Review: 'Ouija' is a Mess of Horror Faux Pas
Emily Theytaz ‘17 / Emertainment Monthly Staff Writer
Every kid has messed around with a Ouija board at least once in his or her life. It’s what you pull out when you and your 6th grade best girl friends feel like being brave and then freak out when you talk to someone’s dead grandma. It does not however, make for a good movie plot.
The film begins with the apparent suicide of Debbie (Teen Wolf’s Shelley Hennig). Her best friend Laine (Bates Motel’s Olivia Cooke) is unable to cope with Debbie’s death and doesn’t believe that she would kill herself. She finds an old Ouija board that they used to play with when they were kids in Debbie’s room and gathers their group of friends to try and contact her. Of course that doesn’t go as planned and instead of talking to Debbie, they unleash an angry spirit who begins to terrorize and pick off the friends. A poorly executed back and forth occurs and we end on an unfinished note.

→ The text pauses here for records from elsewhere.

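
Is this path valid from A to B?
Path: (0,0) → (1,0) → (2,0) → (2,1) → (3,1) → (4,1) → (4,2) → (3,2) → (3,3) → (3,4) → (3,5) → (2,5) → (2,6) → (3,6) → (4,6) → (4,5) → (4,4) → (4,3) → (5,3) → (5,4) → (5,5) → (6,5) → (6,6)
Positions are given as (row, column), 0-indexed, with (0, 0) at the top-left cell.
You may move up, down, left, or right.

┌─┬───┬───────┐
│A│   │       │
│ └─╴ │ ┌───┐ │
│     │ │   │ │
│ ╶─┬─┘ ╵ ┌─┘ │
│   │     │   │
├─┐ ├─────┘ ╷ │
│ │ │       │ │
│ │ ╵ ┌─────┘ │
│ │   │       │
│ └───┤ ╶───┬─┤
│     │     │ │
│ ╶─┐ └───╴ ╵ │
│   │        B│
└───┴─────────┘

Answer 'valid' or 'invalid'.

Checking path validity:
Result: All consecutive moves are passable.

valid

Correct solution:

┌─┬───┬───────┐
│A│   │       │
│ └─╴ │ ┌───┐ │
│↓    │ │   │ │
│ ╶─┬─┘ ╵ ┌─┘ │
│↳ ↓│     │↱ ↓│
├─┐ ├─────┘ ╷ │
│ │↓│↱ → → ↑│↓│
│ │ ╵ ┌─────┘ │
│ │↳ ↑│↓ ← ← ↲│
│ └───┤ ╶───┬─┤
│     │↳ → ↓│ │
│ ╶─┐ └───╴ ╵ │
│   │      ↳ B│
└───┴─────────┘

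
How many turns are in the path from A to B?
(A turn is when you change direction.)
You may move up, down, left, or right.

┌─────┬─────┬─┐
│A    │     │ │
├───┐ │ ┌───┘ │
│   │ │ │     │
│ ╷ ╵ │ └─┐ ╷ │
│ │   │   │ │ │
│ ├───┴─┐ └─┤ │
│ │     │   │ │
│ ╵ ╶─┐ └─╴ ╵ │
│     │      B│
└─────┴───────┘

Directions: right, right, down, down, left, up, left, down, down, down, right, up, right, right, down, right, right, right
Number of turns: 10

Solution:

┌─────┬─────┬─┐
│A → ↓│     │ │
├───┐ │ ┌───┘ │
│↓ ↰│↓│ │     │
│ ╷ ╵ │ └─┐ ╷ │
│↓│↑ ↲│   │ │ │
│ ├───┴─┐ └─┤ │
│↓│↱ → ↓│   │ │
│ ╵ ╶─┐ └─╴ ╵ │
│↳ ↑  │↳ → → B│
└─────┴───────┘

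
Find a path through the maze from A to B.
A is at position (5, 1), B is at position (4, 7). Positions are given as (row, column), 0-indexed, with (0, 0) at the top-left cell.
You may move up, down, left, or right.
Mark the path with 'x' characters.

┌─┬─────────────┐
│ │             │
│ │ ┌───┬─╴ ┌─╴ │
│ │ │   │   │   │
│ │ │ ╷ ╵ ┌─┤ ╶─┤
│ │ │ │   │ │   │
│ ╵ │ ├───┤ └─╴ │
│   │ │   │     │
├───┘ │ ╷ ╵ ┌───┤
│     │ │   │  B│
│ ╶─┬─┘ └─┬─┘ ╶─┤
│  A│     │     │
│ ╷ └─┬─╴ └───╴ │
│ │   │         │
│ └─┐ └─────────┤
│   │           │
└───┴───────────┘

Finding the shortest path from (5, 1) to (4, 7):
Path length: 37 steps
Directions: left → up → right → right → up → up → up → right → down → right → up → right → up → right → right → down → left → down → right → down → left → left → down → left → up → left → down → down → right → down → right → right → right → up → left → up → right

Solution:

┌─┬─────────────┐
│ │        x x x│
│ │ ┌───┬─╴ ┌─╴ │
│ │ │x x│x x│x x│
│ │ │ ╷ ╵ ┌─┤ ╶─┤
│ │ │x│x x│ │x x│
│ ╵ │ ├───┤ └─╴ │
│   │x│x x│x x x│
├───┘ │ ╷ ╵ ┌───┤
│x x x│x│x x│x B│
│ ╶─┬─┘ └─┬─┘ ╶─┤
│x A│  x x│  x x│
│ ╷ └─┬─╴ └───╴ │
│ │   │  x x x x│
│ └─┐ └─────────┤
│   │           │
└───┴───────────┘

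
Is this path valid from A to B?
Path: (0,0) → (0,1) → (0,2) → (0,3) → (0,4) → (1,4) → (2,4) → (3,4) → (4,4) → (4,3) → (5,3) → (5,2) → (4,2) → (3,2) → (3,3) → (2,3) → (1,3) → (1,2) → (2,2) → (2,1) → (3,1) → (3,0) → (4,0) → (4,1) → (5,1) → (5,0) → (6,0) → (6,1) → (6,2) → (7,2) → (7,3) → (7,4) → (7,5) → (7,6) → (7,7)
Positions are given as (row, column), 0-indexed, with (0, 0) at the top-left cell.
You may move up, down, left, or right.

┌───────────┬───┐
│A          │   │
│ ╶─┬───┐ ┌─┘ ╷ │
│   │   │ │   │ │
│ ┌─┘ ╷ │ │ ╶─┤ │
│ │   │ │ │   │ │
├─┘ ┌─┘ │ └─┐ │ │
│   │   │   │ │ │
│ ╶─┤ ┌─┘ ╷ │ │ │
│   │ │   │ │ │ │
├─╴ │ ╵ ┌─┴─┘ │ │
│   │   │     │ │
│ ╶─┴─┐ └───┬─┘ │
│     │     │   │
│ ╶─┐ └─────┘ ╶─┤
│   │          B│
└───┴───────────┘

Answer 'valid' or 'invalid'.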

The film starts off well, giving a few good scares and jumps along the way but quickly becomes redundant. The acting starts to seem eye roll-worthy if you acknowledge the fact that that every single person in the lead cast has been in a bad teen TV show. Shelley Hennig is a Teen Wolf alum, Daren Kagasoff reps the Secret Life of The American Teenager, and Matthew Settle hails from Gossip Girl. The scares become less scary and more frustratingly cliché; the times when the movie could have ended turn out to be yet another ‘plot twist’ that needs to be resolved.
It’s hard to get creative when it comes to new horror movie ideas so it’s understandable that filmmakers would try and make a movie based on a toy that’s sold at Toys “R” Us, but when your film is more cliché than the Geico ‘Horror Movie: It’s What You Do’ commercial you know you have a problem.